Russian gen. believed detained in mutiny aftermath
By Tara Copp and Nomaan Merchant | Associated Press
WASHINGTON — Gen. Sergei Surovikin, the deputy commander of the Russian group of forces fighting in Ukraine, is believed to have been detained days after mercenaries staged a revolt inside Russia, two people familiar with the matter told The Associated Press on Thursday, citing U.S. and Ukrainian intelligence assessments.
The people spoke on condition of anonymity because they were not authorized to discuss the matter publicly.
It’s not clear whether Surovikin faces any charges or where he is being held, reflecting the opaque world of the Kremlin’s politics and uncertainty after the revolt.
But his reported detention comes days after Wagner Group mercenaries took over the military headquarters in the Russian city of Rostov-on-Don and were heading toward Moscow in what appears to have been an aborted insurrection.
Wagner head Yevgeny Prigozhin has spoken positively of Surovikin while criticizing the country’s military brass and suggested that he should be appointed the General Staff chief to replace Gen. Valery Gerasimov. The New York Times this week reported that U.S. officials believe Surovikin had advance knowledge of Prigozhin’s plan to stage the revolt.
The White House and the Kremlin declined to comment.
Surovikin, who has longtime links to Prigozhin, hasn’t been seen since the start of the rebellion when he posted a video urging an end to it.
A Russian military blogger, the Moscow Times, and the Financial Times reported that Surovikin, who is also the commander of the Russian air force, has been arrested.
There has been intense speculation that some top military officers may have colluded with Prigozhin and may now face punishment for the mutiny that briefly sent a virtually unchallenged march toward Moscow that Putin has labeled treason and a “stab in the back.”

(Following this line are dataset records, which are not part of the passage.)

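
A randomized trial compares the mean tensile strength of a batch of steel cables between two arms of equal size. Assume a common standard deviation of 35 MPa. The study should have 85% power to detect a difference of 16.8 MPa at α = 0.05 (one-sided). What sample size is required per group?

63 per group

For two equal groups, n per group = 2·((z_α + z_β)·σ/δ)².
z_α = 1.645; z_β = 1.036 (power 85%).
n = 2 × (2.681 × 35 / 16.8)² = 2 × 31.20 = 62.40
Round up: n = 63 per group.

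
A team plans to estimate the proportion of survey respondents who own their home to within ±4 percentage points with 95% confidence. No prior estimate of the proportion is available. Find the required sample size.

n = 601

For a proportion with margin E = 0.04 at 95% confidence, z = 1.960.
With no prior estimate, use p = 0.5, which maximizes p(1−p) at 0.25.
n = 0.25 × (z/E)² = 0.25 × (1.960/0.04)² = 600.25
Round up: n = 601.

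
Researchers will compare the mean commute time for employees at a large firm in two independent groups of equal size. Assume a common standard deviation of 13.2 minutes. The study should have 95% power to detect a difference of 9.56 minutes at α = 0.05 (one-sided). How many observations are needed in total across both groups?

84 total

For two equal groups, n per group = 2·((z_α + z_β)·σ/δ)².
z_α = 1.645; z_β = 1.645 (power 95%).
n = 2 × (3.290 × 13.2 / 9.56)² = 2 × 20.64 = 41.28
Round up: n = 42 per group.
Total across both groups: 2 × 42 = 84.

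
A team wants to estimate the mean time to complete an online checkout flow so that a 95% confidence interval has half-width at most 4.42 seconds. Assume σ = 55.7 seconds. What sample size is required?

n = 611

For a mean, the margin of error is E = z·σ/√n, so n = (zσ/E)².
At 95% confidence, z = 1.960.
n = (1.960 × 55.7 / 4.42)² = 610.07
Round up: n = 611.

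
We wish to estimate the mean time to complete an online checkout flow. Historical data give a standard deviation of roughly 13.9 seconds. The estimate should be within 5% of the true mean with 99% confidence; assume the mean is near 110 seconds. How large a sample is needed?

43

For a mean, the margin of error is E = z·σ/√n, so n = (zσ/E)².
At 99% confidence, z = 2.576.
E = 5% of 110 = 5.5 seconds.
n = (2.576 × 13.9 / 5.5)² = 42.38
Round up: n = 43.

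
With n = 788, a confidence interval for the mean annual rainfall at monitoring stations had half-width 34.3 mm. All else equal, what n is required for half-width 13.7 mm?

Margin of error scales as 1/√n, so n₂ = n₁·(E₁/E₂)².
n₂ = 788 × (34.3/13.7)² = 788 × 6.268 = 4939.18
Round up: n₂ = 4940.

n = 4940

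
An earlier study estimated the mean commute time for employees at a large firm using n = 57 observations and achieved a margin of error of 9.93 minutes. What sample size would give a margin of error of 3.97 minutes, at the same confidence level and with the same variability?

n = 357

Margin of error scales as 1/√n, so n₂ = n₁·(E₁/E₂)².
n₂ = 57 × (9.93/3.97)² = 57 × 6.256 = 356.59
Round up: n₂ = 357.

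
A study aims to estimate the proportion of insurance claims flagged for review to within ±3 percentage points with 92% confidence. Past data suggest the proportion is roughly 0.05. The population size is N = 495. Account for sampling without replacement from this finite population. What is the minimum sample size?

123

For a proportion with margin E = 0.03 at 92% confidence, z = 1.751.
n = p̂(1−p̂)(z/E)² = 0.05 × 0.95 × (1.751/0.03)² = 161.82 — call this n₀.
Finite-population correction with N = 495: n = n₀ / (1 + (n₀−1)/N) = 161.82 / 1.325 = 122.13
Round up: n = 123.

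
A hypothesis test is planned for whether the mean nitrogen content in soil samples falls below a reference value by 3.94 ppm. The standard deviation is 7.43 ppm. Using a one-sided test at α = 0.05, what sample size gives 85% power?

26

For a one-sample z-test, n = ((z_α + z_β)·σ/δ)².
z_α = 1.645 (one-sided α = 0.05); z_β = 1.036 (power 85% → β = 0.15).
n = (2.681 × 7.43 / 3.94)² = 25.56
Round up: n = 26.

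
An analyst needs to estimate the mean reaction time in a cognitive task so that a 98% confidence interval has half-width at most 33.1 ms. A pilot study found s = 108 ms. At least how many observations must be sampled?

58

For a mean, the margin of error is E = z·σ/√n, so n = (zσ/E)².
At 98% confidence, z = 2.326.
n = (2.326 × 108 / 33.1)² = 57.60
Round up: n = 58.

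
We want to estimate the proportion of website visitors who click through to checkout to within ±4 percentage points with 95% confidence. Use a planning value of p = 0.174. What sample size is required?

346

For a proportion with margin E = 0.04 at 95% confidence, z = 1.960.
n = p̂(1−p̂)(z/E)² = 0.174 × 0.826 × (1.960/0.04)² = 345.08
Round up: n = 346.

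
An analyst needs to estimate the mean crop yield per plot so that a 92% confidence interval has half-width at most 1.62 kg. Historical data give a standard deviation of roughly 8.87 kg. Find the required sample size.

92

For a mean, the margin of error is E = z·σ/√n, so n = (zσ/E)².
At 92% confidence, z = 1.751.
n = (1.751 × 8.87 / 1.62)² = 91.92
Round up: n = 92.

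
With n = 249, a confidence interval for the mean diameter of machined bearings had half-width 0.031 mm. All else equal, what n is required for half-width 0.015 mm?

Margin of error scales as 1/√n, so n₂ = n₁·(E₁/E₂)².
n₂ = 249 × (0.031/0.015)² = 249 × 4.271 = 1063.48
Round up: n₂ = 1064.

1064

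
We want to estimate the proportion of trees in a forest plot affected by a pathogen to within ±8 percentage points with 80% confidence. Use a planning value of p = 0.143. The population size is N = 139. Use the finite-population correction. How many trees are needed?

For a proportion with margin E = 0.08 at 80% confidence, z = 1.282.
n = p̂(1−p̂)(z/E)² = 0.143 × 0.857 × (1.282/0.08)² = 31.47 — call this n₀.
Finite-population correction with N = 139: n = n₀ / (1 + (n₀−1)/N) = 31.47 / 1.219 = 25.82
Round up: n = 26.

26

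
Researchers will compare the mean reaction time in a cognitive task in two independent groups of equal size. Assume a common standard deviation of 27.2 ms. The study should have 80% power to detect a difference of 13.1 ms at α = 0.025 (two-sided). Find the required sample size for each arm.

For two equal groups, n per group = 2·((z_{α/2} + z_β)·σ/δ)².
z_{α/2} = 2.241; z_β = 0.842 (power 80%).
n = 2 × (3.083 × 27.2 / 13.1)² = 2 × 40.98 = 81.96
Round up: n = 82 per group.

82 per group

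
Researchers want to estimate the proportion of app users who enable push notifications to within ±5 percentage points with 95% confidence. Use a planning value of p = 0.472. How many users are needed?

n = 383

For a proportion with margin E = 0.05 at 95% confidence, z = 1.960.
n = p̂(1−p̂)(z/E)² = 0.472 × 0.528 × (1.960/0.05)² = 382.96
Round up: n = 383.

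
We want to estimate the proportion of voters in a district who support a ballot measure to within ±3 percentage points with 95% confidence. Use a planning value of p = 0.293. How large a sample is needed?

885

For a proportion with margin E = 0.03 at 95% confidence, z = 1.960.
n = p̂(1−p̂)(z/E)² = 0.293 × 0.707 × (1.960/0.03)² = 884.21
Round up: n = 885.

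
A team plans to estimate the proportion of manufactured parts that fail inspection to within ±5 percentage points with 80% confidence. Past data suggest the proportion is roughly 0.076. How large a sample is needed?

For a proportion with margin E = 0.05 at 80% confidence, z = 1.282.
n = p̂(1−p̂)(z/E)² = 0.076 × 0.924 × (1.282/0.05)² = 46.17
Round up: n = 47.

47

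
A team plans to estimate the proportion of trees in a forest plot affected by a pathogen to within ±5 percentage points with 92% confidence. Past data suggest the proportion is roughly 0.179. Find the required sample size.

n = 181

For a proportion with margin E = 0.05 at 92% confidence, z = 1.751.
n = p̂(1−p̂)(z/E)² = 0.179 × 0.821 × (1.751/0.05)² = 180.23
Round up: n = 181.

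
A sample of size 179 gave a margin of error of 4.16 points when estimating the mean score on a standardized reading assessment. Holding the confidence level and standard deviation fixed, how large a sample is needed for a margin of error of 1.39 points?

Margin of error scales as 1/√n, so n₂ = n₁·(E₁/E₂)².
n₂ = 179 × (4.16/1.39)² = 179 × 8.957 = 1603.30
Round up: n₂ = 1604.

1604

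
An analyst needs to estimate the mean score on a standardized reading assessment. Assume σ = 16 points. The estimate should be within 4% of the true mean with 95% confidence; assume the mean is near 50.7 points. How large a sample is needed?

For a mean, the margin of error is E = z·σ/√n, so n = (zσ/E)².
At 95% confidence, z = 1.960.
E = 4% of 50.7 = 2.028 points.
n = (1.960 × 16 / 2.028)² = 239.12
Round up: n = 240.

240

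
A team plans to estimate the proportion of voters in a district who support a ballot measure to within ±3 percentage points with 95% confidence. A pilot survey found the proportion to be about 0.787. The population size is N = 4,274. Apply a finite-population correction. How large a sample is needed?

For a proportion with margin E = 0.03 at 95% confidence, z = 1.960.
n = p̂(1−p̂)(z/E)² = 0.787 × 0.213 × (1.960/0.03)² = 715.52 — call this n₀.
Finite-population correction with N = 4,274: n = n₀ / (1 + (n₀−1)/N) = 715.52 / 1.167 = 613.13
Round up: n = 614.

n = 614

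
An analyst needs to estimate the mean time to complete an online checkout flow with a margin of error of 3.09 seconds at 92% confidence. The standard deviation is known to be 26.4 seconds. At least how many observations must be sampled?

n = 224

For a mean, the margin of error is E = z·σ/√n, so n = (zσ/E)².
At 92% confidence, z = 1.751.
n = (1.751 × 26.4 / 3.09)² = 223.80
Round up: n = 224.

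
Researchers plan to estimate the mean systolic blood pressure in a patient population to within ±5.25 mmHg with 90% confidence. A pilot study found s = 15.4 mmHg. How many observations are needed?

24

For a mean, the margin of error is E = z·σ/√n, so n = (zσ/E)².
At 90% confidence, z = 1.645.
n = (1.645 × 15.4 / 5.25)² = 23.28
Round up: n = 24.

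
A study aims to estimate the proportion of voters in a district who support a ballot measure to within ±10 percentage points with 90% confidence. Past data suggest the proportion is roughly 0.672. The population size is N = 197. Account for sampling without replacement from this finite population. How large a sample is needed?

46

For a proportion with margin E = 0.1 at 90% confidence, z = 1.645.
n = p̂(1−p̂)(z/E)² = 0.672 × 0.328 × (1.645/0.1)² = 59.65 — call this n₀.
Finite-population correction with N = 197: n = n₀ / (1 + (n₀−1)/N) = 59.65 / 1.298 = 45.96
Round up: n = 46.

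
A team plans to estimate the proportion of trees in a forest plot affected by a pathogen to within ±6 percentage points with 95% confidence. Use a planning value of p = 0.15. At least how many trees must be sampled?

For a proportion with margin E = 0.06 at 95% confidence, z = 1.960.
n = p̂(1−p̂)(z/E)² = 0.15 × 0.85 × (1.960/0.06)² = 136.06
Round up: n = 137.

137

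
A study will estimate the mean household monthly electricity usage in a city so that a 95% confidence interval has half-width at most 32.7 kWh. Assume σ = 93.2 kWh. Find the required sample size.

n = 32

For a mean, the margin of error is E = z·σ/√n, so n = (zσ/E)².
At 95% confidence, z = 1.960.
n = (1.960 × 93.2 / 32.7)² = 31.21
Round up: n = 32.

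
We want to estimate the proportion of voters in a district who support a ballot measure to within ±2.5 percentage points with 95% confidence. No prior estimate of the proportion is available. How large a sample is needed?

1537

For a proportion with margin E = 0.025 at 95% confidence, z = 1.960.
With no prior estimate, use p = 0.5, which maximizes p(1−p) at 0.25.
n = 0.25 × (z/E)² = 0.25 × (1.960/0.025)² = 1536.64
Round up: n = 1537.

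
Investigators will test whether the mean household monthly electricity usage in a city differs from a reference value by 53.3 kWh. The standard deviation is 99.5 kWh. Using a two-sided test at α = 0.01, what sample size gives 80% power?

For a one-sample z-test, n = ((z_{α/2} + z_β)·σ/δ)².
z_{α/2} = 2.576 (two-sided α = 0.01); z_β = 0.842 (power 80% → β = 0.2).
n = (3.418 × 99.5 / 53.3)² = 40.71
Round up: n = 41.

n = 41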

Alexei Venediktov, former head of the Ekho Moskvy, a prominent independent radio station that was shut down by authorities after Moscow invaded Ukraine, said Surovikin and his close lieutenants haven’t been in contact with their families for three days, but stopped short of saying that he was detained.
Another prominent military messaging channel, Rybar, which is run by a former Defense Ministry press officer, reported a purge in the ranks was underway as authorities looked into allegations that some could have sided with Prigozhin.
Surovikin has been linked to Prigozhin since when both were active in Syria, where Russia has waged a military action since 2015 to shore up Syrian President Bashar Assad’s government and to help him reclaim territory after a devastating civil war.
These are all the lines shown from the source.